Most thalassemia major patients require blood transfusions every 2-4 weeks, depending on their consumption of the infused cells. Regular transfusions provide patients with the red blood cells needed to survive. However, once these red blood cells are broken down, the body is left with an excess of iron.

“Thalassemia is taking epidemic proportions in the country with 45 million people being affected with it currently. About 10,000 babies are born with this genetic disorder every year in India. One big issue that we are facing currently in association with thalassemia is the medical gap – lack of trained doctor and facilities that have the infrastructure and the manpower to manage the disorder,” said Dr Dharminder Nagar, MD, Paras Healthcare.

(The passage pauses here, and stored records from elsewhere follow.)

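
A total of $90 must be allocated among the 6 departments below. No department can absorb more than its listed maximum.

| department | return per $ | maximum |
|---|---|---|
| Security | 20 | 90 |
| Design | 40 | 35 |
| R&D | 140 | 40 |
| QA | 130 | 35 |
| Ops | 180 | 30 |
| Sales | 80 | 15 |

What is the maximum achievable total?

Rank by return per $: Ops 180 > R&D 140 > QA 130 > Sales 80 > Design 40 > Security 20.
Ops takes 30 to reach its cap of 30 ; 60 left.
R&D takes 40 to reach its cap of 40 ; 20 left.
Only 20 left; QA takes them to reach 20.
Total = 140×40 + 130×20 + 180×30 = 13600.

13600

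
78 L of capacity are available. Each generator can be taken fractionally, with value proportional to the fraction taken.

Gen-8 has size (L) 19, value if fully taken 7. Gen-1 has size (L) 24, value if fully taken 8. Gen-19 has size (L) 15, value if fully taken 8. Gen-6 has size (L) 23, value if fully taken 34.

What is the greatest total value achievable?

Sort by value density: Gen-6 34/23≈1.48, Gen-19 8/15≈0.533, Gen-8 7/19≈0.368, Gen-1 8/24≈0.333.
Take all of Gen-6 (23 L, value 34) — 55 L left.
Gen-19: take in full, 15 L for value 8 — 40 left.
All 19 L of Gen-8 fit (value 7) — 21 remain.
21 L left: a 21/24 share of Gen-1 gives 8×21/24 = 7.
Total value = 56.

56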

Children suffering from this disease also require psychosocial support, including promotion of a clear understanding of the disease. Thalassemia support groups are also very important as they not only educate patients and their families about the disease, but also provide them with an opportunity to meet their peers and participate in social activities. Children should be allowed to get involved in normal activities with healthy peers to further their development and build their self-image.

The need for psychosocial support is even greater in India where treatment poses a financial burden as well. The need to shift the attention on psychosocial management aspects of thalassemics by initiating intervention programs will help them in leading a healthy, creative and fulfilling life.